When the school day ends, I'm gonna roam those empty hallways, in my mind thinking about you. I'm always going to wonder if you're thinking about me, or if I simply cross your mind at most. And I'll slam my fists off of the floor and bash my head off the lockers near and scream, "Why did it have to be you?!" over and over until my head starts to bleed. Maybe that'll help a little bit.

As I'm walking home, I'm gonna just nearly get hit by a car again. These people must be getting pretty pissed that this happens every day. But I'll be listenin to my iPod, blasting "This Kiss" and wondering why I couldn't have the story book ending romance I always dreamed of with you. Why did Snow White have to make it look so simple?

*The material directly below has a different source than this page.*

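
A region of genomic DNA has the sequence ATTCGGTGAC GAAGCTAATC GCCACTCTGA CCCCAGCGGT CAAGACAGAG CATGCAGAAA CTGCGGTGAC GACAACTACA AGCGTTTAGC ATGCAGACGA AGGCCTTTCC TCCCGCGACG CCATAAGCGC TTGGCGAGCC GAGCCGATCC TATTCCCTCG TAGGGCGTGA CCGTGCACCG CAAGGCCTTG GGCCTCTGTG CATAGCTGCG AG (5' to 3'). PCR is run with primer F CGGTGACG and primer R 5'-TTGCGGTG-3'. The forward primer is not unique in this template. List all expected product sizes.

The forward primer CGGTGACG matches the top strand at positions 4–11, 64–71.
The reverse primer's reverse complement is CACCGCAA, matching at positions 176–183.
Each forward site pairs with the reverse site to give a product ending at position 183: sizes 180, 120 bp.

180 bp, 120 bp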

I'll walk in the door, and throw my books at the wall. Storm up the steps and into my room as if I was scared or pissed off again. I'm gonna dig
out all the papers I've been hiding from myself to keep me from crying all over them and making all the pencil smear. Sarah's gonna flip if she finds out.

Eventually my parents will call me downstairs for dinner and I'll be forced into eating a "family dinner." I'll keep my silence, since the last thing I need is for them to bring you up. No, we don't want that to happen, now do we? I don't want Daddy kickin ur ass for calling late again.

When I finally get back upstairs, I'm gonna call you and ask what was for homework. I really just want to ask you to the movies that Friday night. Instead I sit and bite my tongue, since you're always leaving me on edge your delayed reactions. I'll never be sure if your thinking of a responce or excuse to go or a nice way of saying no. That's what I always get, don't I always?

So at the end of the night, when I go to sleep, I'll think of you, no doubt. I'm gonna put even more stains on my pillow from all the crying I do. I'll wonder why we can't be together, or why I love you so much. Love at first sight isn't that believable.

And I'm gonna fall asleep in your, as you would say it, "irresistable," grasp. Damn that's gonna hurt.

No. I guess you can't help it I want you, now can you. 'Cause you're just too damn irresistable I guess.